Vous êtes une fleur qui suffirait à déparer n’importe quel bouquet et je n’ose penser à l’effet qu’elle ferait sur la couronne mortuaire des pauvres, dernier hommage de leurs semblables avant l’entrée dans ce néant qu’ils n’ont jamais quitté.
Vos airs hautains, sévères font rire quand on les rapporte à vos propos sur l’humilité. Votre masque de patricien romain, baigné de suffisance académique, suffit à m’attrister, encolérer, exaspérer.
Et quand vous étiez petite, comme vous vous rouliez aux pieds de l’imposteur Derrida, vierge parfaite attendant d’être consacrée !

Vous tenez table ouverte dans une gargote dont le moins qu’on puisse dire est que son enseigne annonce la couleur : Conservatoire des arts et métiers : art de se conserver soi-même au salaire le plus haut, métier de tromper son monde par le truchement de diplômes surévalués, de vrais faux papiers qui certifient un impensable culot. Je ne vous reconnais qu’une prudence, qui est, à ma connaissance, de ne jamais avoir utilisé un argument tiré de Spinoza.
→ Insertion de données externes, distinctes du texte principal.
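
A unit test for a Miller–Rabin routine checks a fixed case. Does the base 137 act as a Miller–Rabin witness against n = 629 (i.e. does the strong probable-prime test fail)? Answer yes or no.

n − 1 = 628 = 2^2 · 157, so s = 2 and d = 157.
x_0 = 137^157 mod 629 = 137.
x_0 is neither 1 nor 628, so continue squaring.
x_1 = 137^2 mod 629 = 528.
Reached i = s−1 = 1 without hitting −1: 137 is a Miller–Rabin witness and 629 is composite.

yes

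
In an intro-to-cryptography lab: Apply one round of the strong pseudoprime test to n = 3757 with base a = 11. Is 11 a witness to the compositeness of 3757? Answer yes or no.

n − 1 = 3756 = 2^2 · 939, so s = 2 and d = 939.
x_0 = 11^939 mod 3757 = 590.
x_0 is neither 1 nor 3756, so continue squaring.
x_1 = 590^2 mod 3757 = 2456.
Reached i = s−1 = 1 without hitting −1: 11 is a Miller–Rabin witness and 3757 is composite.

yes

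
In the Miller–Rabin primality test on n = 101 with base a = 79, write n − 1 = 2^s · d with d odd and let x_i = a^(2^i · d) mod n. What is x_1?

n − 1 = 100 = 2^2 · 25, so s = 2 and d = 25.
Repeated squaring mod 101: 79^1 ≡ 79, 79^2 ≡ 80, 79^4 ≡ 37, 79^8 ≡ 56, 79^16 ≡ 5.
25 = 16 + 8 + 1, so 79^25 ≡ 5·56·79 ≡ 1 (mod 101).
x_0 = 1.
x_1 = 1^2 mod 101 = 1.

1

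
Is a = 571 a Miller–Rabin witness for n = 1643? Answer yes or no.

yes

n − 1 = 1642 = 2^1 · 821, so s = 1 and d = 821.
x_0 = 571^821 mod 1643 = 344.
x_0 ∉ {1, 1642} and s = 1, so 571 is a Miller–Rabin witness and 1643 is composite.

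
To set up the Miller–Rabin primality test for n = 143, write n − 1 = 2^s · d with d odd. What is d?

Halving: 142 → 71; 71 is odd.
So 142 = 2^1 · 71.

71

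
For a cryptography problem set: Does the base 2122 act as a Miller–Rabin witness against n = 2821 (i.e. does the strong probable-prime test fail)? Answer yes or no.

n − 1 = 2820 = 2^2 · 705, so s = 2 and d = 705.
By repeated squaring, 2122^705 ≡ 1 (mod 2821).
x_0 = 2122^705 mod 2821 = 1.
x_0 = 1, so 2122 is not a witness.

no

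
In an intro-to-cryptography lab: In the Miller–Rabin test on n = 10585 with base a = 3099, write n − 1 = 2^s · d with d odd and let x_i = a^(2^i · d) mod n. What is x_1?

n − 1 = 10584 = 2^3 · 1323, so s = 3 and d = 1323.
x_0 = 3099^1323 mod 10585 = 5424.
x_1 = 5424^2 mod 10585 = 4061.

4061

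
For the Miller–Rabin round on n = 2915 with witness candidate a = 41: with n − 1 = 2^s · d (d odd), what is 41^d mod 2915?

1366

n − 1 = 2914 = 2^1 · 1457, so s = 1 and d = 1457.
Repeated squaring mod 2915: 41^1 ≡ 41, 41^2 ≡ 1681, 41^4 ≡ 1126, 41^8 ≡ 2766, 41^16 ≡ 1796, 41^32 ≡ 1626, 41^64 ≡ 2886, 41^128 ≡ 841, 41^256 ≡ 1851, 41^512 ≡ 1076, 41^1024 ≡ 521.
1457 = 1024 + 256 + 128 + 32 + 16 + 1, so 41^1457 ≡ 521·1851·841·1626·1796·41 ≡ 1366 (mod 2915).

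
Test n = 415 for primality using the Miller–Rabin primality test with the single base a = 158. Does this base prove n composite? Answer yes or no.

n − 1 = 414 = 2^1 · 207, so s = 1 and d = 207.
x_0 = 158^207 mod 415 = 147.
x_0 ∉ {1, 414} and s = 1, so 158 is a Miller–Rabin witness and 415 is composite.

yes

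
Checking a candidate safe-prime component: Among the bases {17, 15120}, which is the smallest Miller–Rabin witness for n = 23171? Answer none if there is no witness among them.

n − 1 = 23170 = 2^1 · 11585, so s = 1 and d = 11585.
Base 17: x_0 = 17^11585 mod 23171 = 1003. x_0 ∉ {1, 23170} and s = 1, so 17 is a Miller–Rabin witness and 23171 is composite.
Base 15120: x_0 = 15120^11585 mod 23171 = 6484. x_0 ∉ {1, 23170} and s = 1, so 15120 is a Miller–Rabin witness and 23171 is composite.
The smallest witness among the given bases is 17.

17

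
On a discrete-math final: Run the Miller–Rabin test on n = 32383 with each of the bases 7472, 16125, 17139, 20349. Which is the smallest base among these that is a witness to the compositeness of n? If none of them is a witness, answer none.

n − 1 = 32382 = 2^1 · 16191, so s = 1 and d = 16191.
Base 7472: x_0 = 7472^16191 mod 32383 = 32382. x_0 = 32382 ≡ −1, so 7472 is not a witness.
Base 16125: x_0 = 16125^16191 mod 32383 = 18013. x_0 ∉ {1, 32382} and s = 1, so 16125 is a Miller–Rabin witness and 32383 is composite.
Base 17139: x_0 = 17139^16191 mod 32383 = 21523. x_0 ∉ {1, 32382} and s = 1, so 17139 is a Miller–Rabin witness and 32383 is composite.
Base 20349: x_0 = 20349^16191 mod 32383 = 1715. x_0 ∉ {1, 32382} and s = 1, so 20349 is a Miller–Rabin witness and 32383 is composite.
The smallest witness among the given bases is 16125.

16125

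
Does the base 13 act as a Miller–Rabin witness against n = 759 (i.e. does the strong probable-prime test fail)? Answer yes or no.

n − 1 = 758 = 2^1 · 379, so s = 1 and d = 379.
Repeated squaring mod 759: 13^1 ≡ 13, 13^2 ≡ 169, 13^4 ≡ 478, 13^8 ≡ 25, 13^16 ≡ 625, 13^32 ≡ 499, 13^64 ≡ 49, 13^128 ≡ 124, 13^256 ≡ 196.
379 = 256 + 64 + 32 + 16 + 8 + 2 + 1, so 13^379 ≡ 196·49·499·625·25·169·13 ≡ 556 (mod 759).
x_0 = 13^379 mod 759 = 556.
x_0 ∉ {1, 758} and s = 1, so 13 is a Miller–Rabin witness and 759 is composite.

yes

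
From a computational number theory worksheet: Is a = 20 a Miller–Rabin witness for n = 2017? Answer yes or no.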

Les gens de votre acabit recule devant « notre merveilleux Spinoza » (Einstein dixit) comme le pêcheur du dimanche devant les subtilités de la pêche à la mouche.

Votre logorrhée est si impérieuse que vous brûliez d’impatience, cet été, de donner votre avis… sur le sens, forcément prophétique, des feux de forêt.
Vous êtes un bon petit soldat (lieutenant-colonel de réserve) ; l’étendard de votre bataillon de rattachement porte les armoiries du « développement personnel », cette ânerie, ce rayon de librairie, le seul, où de consternants ouvrages se vendent comme des petits pains. Votre néant est insondable.